カーネルがKFCの仕事を立ち上げたのは、実は彼が65歳のとき。かなり高齢です。しかもそのときは無一文。月にもらえるのはわずか105ドルの年金のみでした。
カーネルは、かつて経営していたレストランの大人気メニューであったフライドチキンのつくり方と、秘伝のスパイスを他のレストランへ売ることにしました。しかも、買い取りではなくフライドチキンが売れた分だけ1ピースにつき数セントのロイヤリティをもらうという契約です。
しかし、老齢のおじいさんの飛び込み営業に応じる店はなかなかありません。
「NO!」「NO!」「NO!」「NO!」「NO!」「NO!」「NO!」「NO!」「NO!」「「NO!」「NO!」「NO!」「NO!」「NO!」「NO!」「NO!」「NO!」「NO!」「NO!」「NO!」「NO!」「NO!」「NO!」「NO!」「NO!」「NO!」「NO!」・・・
言われた「NO!」の数、なんと1009回。カーネルは「放り出された数は全米一」と自慢していたそうです。移動は自動車で、なけなしの年金でガソリンを買い、出費を抑えるために、寝場所は車の後部座席。とても、65歳のおじいさんの生活とは思えません。

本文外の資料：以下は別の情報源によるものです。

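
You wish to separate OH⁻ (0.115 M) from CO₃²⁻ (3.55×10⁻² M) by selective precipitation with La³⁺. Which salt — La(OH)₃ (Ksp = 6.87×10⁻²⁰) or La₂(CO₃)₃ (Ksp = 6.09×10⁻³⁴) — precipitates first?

A salt starts to precipitate once the ion product Q reaches its Ksp.
For La(OH)₃: [La³⁺] = (Ksp/[OH⁻]^3) = 4.52×10⁻¹⁷ M
For La₂(CO₃)₃: [La³⁺] = (Ksp/[CO₃²⁻]^3)^(1/2) = 3.69×10⁻¹⁵ M
The smaller threshold [La³⁺] is reached first, so La(OH)₃ precipitates first.

La(OH)₃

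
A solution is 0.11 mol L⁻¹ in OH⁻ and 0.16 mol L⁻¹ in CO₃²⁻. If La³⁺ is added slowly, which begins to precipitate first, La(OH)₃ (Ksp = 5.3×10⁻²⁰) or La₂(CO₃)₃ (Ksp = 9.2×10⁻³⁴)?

Precipitation of each salt begins when its ion product equals Ksp.
For La(OH)₃: [La³⁺] = (Ksp/[OH⁻]^3) = 4.0×10⁻¹⁷ mol L⁻¹
For La₂(CO₃)₃: [La³⁺] = (Ksp/[CO₃²⁻]^3)^(1/2) = 4.7×10⁻¹⁶ mol L⁻¹
Since La(OH)₃ needs less La³⁺ to reach saturation, it precipitates first.

La(OH)₃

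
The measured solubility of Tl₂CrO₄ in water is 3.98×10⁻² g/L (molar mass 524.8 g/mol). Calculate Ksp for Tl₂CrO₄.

Ksp = 1.74×10⁻¹²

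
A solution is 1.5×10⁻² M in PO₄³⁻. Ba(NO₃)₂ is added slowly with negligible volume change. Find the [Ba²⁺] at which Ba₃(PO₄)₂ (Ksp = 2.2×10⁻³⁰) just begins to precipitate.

2.1×10⁻⁹ M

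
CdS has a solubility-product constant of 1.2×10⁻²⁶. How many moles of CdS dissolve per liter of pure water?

CdS(s) ⇌ Cd²⁺(aq) + S²⁻(aq)
If s mol/L of CdS dissolves, [Cd²⁺] = s and [S²⁻] = s.
Ksp = [Cd²⁺][S²⁻] = s · s = s^2
s^2 = 1.2×10⁻²⁶
s = 1.1×10⁻¹³ mol L⁻¹

1.1×10⁻¹³ M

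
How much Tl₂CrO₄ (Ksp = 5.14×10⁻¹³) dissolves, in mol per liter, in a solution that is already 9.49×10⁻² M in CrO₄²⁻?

Tl₂CrO₄(s) ⇌ 2 Tl⁺(aq) + CrO₄²⁻(aq)
Let s be the solubility of Tl₂CrO₄ here. The common ion gives [CrO₄²⁻] ≈ 9.49×10⁻² M, and [Tl⁺] = 2s.
Ksp = [Tl⁺]^2[CrO₄²⁻] = (2s)^2(9.49×10⁻²)
(2s)^2 = 5.14×10⁻¹³ / (9.49×10⁻²) = 5.42×10⁻¹²
s = 1.16×10⁻⁶ M

1.16×10⁻⁶ M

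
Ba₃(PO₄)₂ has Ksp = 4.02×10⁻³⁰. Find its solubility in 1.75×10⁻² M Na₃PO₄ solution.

Ba₃(PO₄)₂(s) ⇌ 3 Ba²⁺(aq) + 2 PO₄³⁻(aq)
Let s be the solubility of Ba₃(PO₄)₂ here. The common ion gives [PO₄³⁻] ≈ 1.75×10⁻² M, and [Ba²⁺] = 3s.
Ksp = [Ba²⁺]^3[PO₄³⁻]^2 = (3s)^3(1.75×10⁻²)^2
(3s)^3 = 4.02×10⁻³⁰ / (1.75×10⁻²)^2 = 1.31×10⁻²⁶
s = 7.86×10⁻¹⁰ M

7.86×10⁻¹⁰ M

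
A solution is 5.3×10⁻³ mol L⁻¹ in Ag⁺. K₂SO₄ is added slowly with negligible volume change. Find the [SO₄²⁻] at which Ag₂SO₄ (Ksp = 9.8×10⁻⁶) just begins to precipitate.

A salt starts to precipitate once the ion product Q reaches its Ksp.
Ag₂SO₄(s) ⇌ 2 Ag⁺(aq) + SO₄²⁻(aq)
Ksp = [Ag⁺]^2[SO₄²⁻] = [SO₄²⁻](5.3×10⁻³)^2
[SO₄²⁻] = 9.8×10⁻⁶ / (5.3×10⁻³)^2 = 0.35
[SO₄²⁻] = 0.35 mol L⁻¹

0.35 M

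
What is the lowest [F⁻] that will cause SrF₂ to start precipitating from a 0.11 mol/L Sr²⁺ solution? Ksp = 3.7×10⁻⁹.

The threshold for precipitation is Q = Ksp.
SrF₂(s) ⇌ Sr²⁺(aq) + 2 F⁻(aq)
Ksp = [Sr²⁺][F⁻]^2 = [F⁻]^2(0.11)
[F⁻]^2 = 3.7×10⁻⁹ / (0.11) = 3.4×10⁻⁸
[F⁻] = 1.8×10⁻⁴ mol/L

1.8×10⁻⁴ M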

その後、フランチャイズのアイデアを成功へと導き、73歳になる頃にはKFCのチェーン店は600を超え、アメリカ最大のフランチャイズレストランとなります。今や世界80ヶ国、1万店舗以上に広がる一大ファーストフードチェーンのKFCですが、カーネルは自身の成功について「自分に特別な才能があったとは思えない」と語っている通り、かつては職を転々としていました。しかし、その一つひとつで一生懸命働いたことが成功の要因だとインタビューで振りかえっていたそうです。
「できることはやれ」
「やるなら最善を尽くせ」
このたった2つが、カーネルの守ったルールでした。
「才能がないから」「仕事が上手くいかないから」「一度失敗したから」といって諦めてしまうのは簡単なこと。カーネルは「おいしいもので人を幸せにしたい」という情熱を燃やし続け、1009回もの「NO!」を言われながら、最後には大きな成功を手にすることができました。

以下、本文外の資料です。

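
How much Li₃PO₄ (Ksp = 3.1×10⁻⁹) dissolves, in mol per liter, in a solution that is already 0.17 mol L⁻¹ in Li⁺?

Li₃PO₄(s) ⇌ 3 Li⁺(aq) + PO₄³⁻(aq)
The solution already contains Li⁺ at 0.17 mol L⁻¹. Let s be the molar solubility of Li₃PO₄.
[Li⁺] ≈ 0.17 mol L⁻¹ (common ion dominates); [PO₄³⁻] = s.
Ksp = [Li⁺]^3[PO₄³⁻] = (0.17)^3s
s = 3.1×10⁻⁹ / (0.17)^3 = 6.3×10⁻⁷
s = 6.3×10⁻⁷ mol L⁻¹

6.3×10⁻⁷ M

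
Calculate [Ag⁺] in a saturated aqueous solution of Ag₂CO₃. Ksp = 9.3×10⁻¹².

Ag₂CO₃(s) ⇌ 2 Ag⁺(aq) + CO₃²⁻(aq)
If s mol/L of Ag₂CO₃ dissolves, [Ag⁺] = 2s and [CO₃²⁻] = s.
Ksp = [Ag⁺]^2[CO₃²⁻] = (2s)^2 · s = 4s^3 = 9.3×10⁻¹²
s = 1.3×10⁻⁴ M
[Ag⁺] = 2s = 2.6×10⁻⁴ M

2.6×10⁻⁴ M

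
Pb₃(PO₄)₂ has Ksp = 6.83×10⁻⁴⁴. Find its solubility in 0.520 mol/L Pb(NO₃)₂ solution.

Pb₃(PO₄)₂(s) ⇌ 3 Pb²⁺(aq) + 2 PO₄³⁻(aq)
With Pb²⁺ already at 0.520 mol/L and s small, take [Pb²⁺] ≈ 0.520 mol/L and [PO₄³⁻] = 2s.
Ksp = [Pb²⁺]^3[PO₄³⁻]^2 = (0.520)^3(2s)^2
(2s)^2 = 6.83×10⁻⁴⁴ / (0.520)^3 = 4.86×10⁻⁴³
s = 3.48×10⁻²² mol/L

3.48×10⁻²² M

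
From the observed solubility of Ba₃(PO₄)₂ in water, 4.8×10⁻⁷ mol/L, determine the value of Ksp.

Ksp = 2.8×10⁻³⁰

Ba₃(PO₄)₂(s) ⇌ 3 Ba²⁺(aq) + 2 PO₄³⁻(aq)
Let s be the molar solubility. Then [Ba²⁺] = 3s and [PO₄³⁻] = 2s.
Ksp = [Ba²⁺]^3[PO₄³⁻]^2 = (3s)^3 · (2s)^2 = 108s^5
Ksp = 108 × (4.8×10⁻⁷)^5 = 2.8×10⁻³⁰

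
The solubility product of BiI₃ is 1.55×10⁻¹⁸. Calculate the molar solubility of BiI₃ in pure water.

1.55×10⁻⁵ M

BiI₃(s) ⇌ Bi³⁺(aq) + 3 I⁻(aq)
Call the molar solubility s, so that [Bi³⁺] = s and [I⁻] = 3s.
Ksp = [Bi³⁺][I⁻]^3 = s · (3s)^3 = 27s^4
27s^4 = 1.55×10⁻¹⁸  ⇒  s^4 = 5.74×10⁻²⁰
s = 1.55×10⁻⁵ mol/L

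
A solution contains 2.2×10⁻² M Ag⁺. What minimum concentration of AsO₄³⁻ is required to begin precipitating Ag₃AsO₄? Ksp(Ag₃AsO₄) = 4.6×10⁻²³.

4.3×10⁻¹⁸ M

Each salt precipitates once Q = Ksp for that salt.
Ag₃AsO₄(s) ⇌ 3 Ag⁺(aq) + AsO₄³⁻(aq)
Ksp = [Ag⁺]^3[AsO₄³⁻] = [AsO₄³⁻](2.2×10⁻²)^3
[AsO₄³⁻] = 4.6×10⁻²³ / (2.2×10⁻²)^3 = 4.3×10⁻¹⁸
[AsO₄³⁻] = 4.3×10⁻¹⁸ M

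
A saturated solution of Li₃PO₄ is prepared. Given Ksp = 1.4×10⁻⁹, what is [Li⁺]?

8.1×10⁻³ M

Li₃PO₄(s) ⇌ 3 Li⁺(aq) + PO₄³⁻(aq)
If s mol/L of Li₃PO₄ dissolves, [Li⁺] = 3s and [PO₄³⁻] = s.
Ksp = [Li⁺]^3[PO₄³⁻] = (3s)^3 · s = 27s^4 = 1.4×10⁻⁹
s = 2.7×10⁻³ M
[Li⁺] = 3s = 8.1×10⁻³ M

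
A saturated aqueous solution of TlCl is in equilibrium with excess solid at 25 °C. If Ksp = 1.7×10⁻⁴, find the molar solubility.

TlCl(s) ⇌ Tl⁺(aq) + Cl⁻(aq)
Call the molar solubility s, so that [Tl⁺] = s and [Cl⁻] = s.
Ksp = [Tl⁺][Cl⁻] = s · s = s^2
s^2 = 1.7×10⁻⁴
s = 1.3×10⁻² mol/L

1.3×10⁻² M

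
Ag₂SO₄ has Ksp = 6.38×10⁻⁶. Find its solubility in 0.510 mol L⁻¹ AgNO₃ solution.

2.45×10⁻⁵ M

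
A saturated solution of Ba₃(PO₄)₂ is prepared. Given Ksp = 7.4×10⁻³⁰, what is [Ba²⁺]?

Ba₃(PO₄)₂(s) ⇌ 3 Ba²⁺(aq) + 2 PO₄³⁻(aq)
With molar solubility s: [Ba²⁺] = 3s, [PO₄³⁻] = 2s.
Ksp = [Ba²⁺]^3[PO₄³⁻]^2 = (3s)^3 · (2s)^2 = 108s^5 = 7.4×10⁻³⁰
s = 5.9×10⁻⁷ M
[Ba²⁺] = 3s = 1.8×10⁻⁶ M

1.8×10⁻⁶ M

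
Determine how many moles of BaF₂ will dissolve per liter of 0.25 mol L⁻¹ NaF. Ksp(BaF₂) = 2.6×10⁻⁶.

4.2×10⁻⁵ M

BaF₂(s) ⇌ Ba²⁺(aq) + 2 F⁻(aq)
Let s be the solubility of BaF₂ here. The common ion gives [F⁻] ≈ 0.25 mol L⁻¹, and [Ba²⁺] = s.
Ksp = [Ba²⁺][F⁻]^2 = s(0.25)^2
s = 2.6×10⁻⁶ / (0.25)^2 = 4.2×10⁻⁵
s = 4.2×10⁻⁵ mol L⁻¹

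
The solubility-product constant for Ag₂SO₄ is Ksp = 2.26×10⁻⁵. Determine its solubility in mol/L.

1.78×10⁻² M

Ag₂SO₄(s) ⇌ 2 Ag⁺(aq) + SO₄²⁻(aq)
If s mol/L of Ag₂SO₄ dissolves, [Ag⁺] = 2s and [SO₄²⁻] = s.
Ksp = [Ag⁺]^2[SO₄²⁻] = (2s)^2 · s = 4s^3
4s^3 = 2.26×10⁻⁵  ⇒  s^3 = 5.65×10⁻⁶
s = 1.78×10⁻² M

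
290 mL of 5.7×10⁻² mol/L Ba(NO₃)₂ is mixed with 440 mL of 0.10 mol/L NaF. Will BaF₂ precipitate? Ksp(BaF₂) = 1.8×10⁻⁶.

Total volume after mixing = 290 + 440 = 730 mL.
[Ba²⁺] = (5.7×10⁻²)(290)/730 = 2.3×10⁻² mol/L
[F⁻] = (0.10)(440)/730 = 6.0×10⁻² mol/L
Q = [Ba²⁺][F⁻]^2 = 8.2×10⁻⁵
Q = 8.2×10⁻⁵ > Ksp = 1.8×10⁻⁶, so the solution is supersaturated and BaF₂ precipitates.

Yes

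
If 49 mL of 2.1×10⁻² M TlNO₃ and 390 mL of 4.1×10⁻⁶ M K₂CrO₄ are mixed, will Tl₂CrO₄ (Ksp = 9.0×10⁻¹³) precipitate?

Yes

The combined volume is 439 mL.
[Tl⁺] = (2.1×10⁻²)(49)/439 = 2.3×10⁻³ M
[CrO₄²⁻] = (4.1×10⁻⁶)(390)/439 = 3.6×10⁻⁶ M
Q = [Tl⁺]^2[CrO₄²⁻] = 2.0×10⁻¹¹
Q = 2.0×10⁻¹¹ > Ksp = 9.0×10⁻¹³, so the solution is supersaturated and Tl₂CrO₄ precipitates.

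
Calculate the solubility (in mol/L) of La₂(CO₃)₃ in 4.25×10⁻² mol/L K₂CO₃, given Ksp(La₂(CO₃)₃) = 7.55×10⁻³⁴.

La₂(CO₃)₃(s) ⇌ 2 La³⁺(aq) + 3 CO₃²⁻(aq)
With CO₃²⁻ already at 4.25×10⁻² mol/L and s small, take [CO₃²⁻] ≈ 4.25×10⁻² mol/L and [La³⁺] = 2s.
Ksp = [La³⁺]^2[CO₃²⁻]^3 = (2s)^2(4.25×10⁻²)^3
(2s)^2 = 7.55×10⁻³⁴ / (4.25×10⁻²)^3 = 9.84×10⁻³⁰
s = 1.57×10⁻¹⁵ mol/L

1.57×10⁻¹⁵ M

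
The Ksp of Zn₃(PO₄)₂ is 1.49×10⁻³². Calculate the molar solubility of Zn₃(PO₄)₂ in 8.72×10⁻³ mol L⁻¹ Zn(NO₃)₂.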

このエピソードは、コピーライターのひすいこたろうさんが歴史上の人物の名言と、それにまつわる物語を紹介する『明日が見えないときキミに力をくれる言葉』(SBクリエイティブ/刊)の最初を飾るエピソードです。普通の人でも、情熱を燃やし、地道に続けること、成功を信じることで道は開けるのです。
本書では大ヒット小説『海賊と呼ばれた男』の主人公のモデルになった出光佐三の勇気溢れる名言や、孤独の中で育ってきたマイケル・ジャクソンの人間不信の心を溶かす言葉など、シンプルでカッコいい名言が揃っています。
1000回以上「NO!」と言われても、めげなかったカーネル・サンダース。成功を信じている人のところに、成功はやって来るという当たり前のことに気づかされるはずです。
(新刊JP編集部)
※本記事は、「新刊JP」より提供されたものです。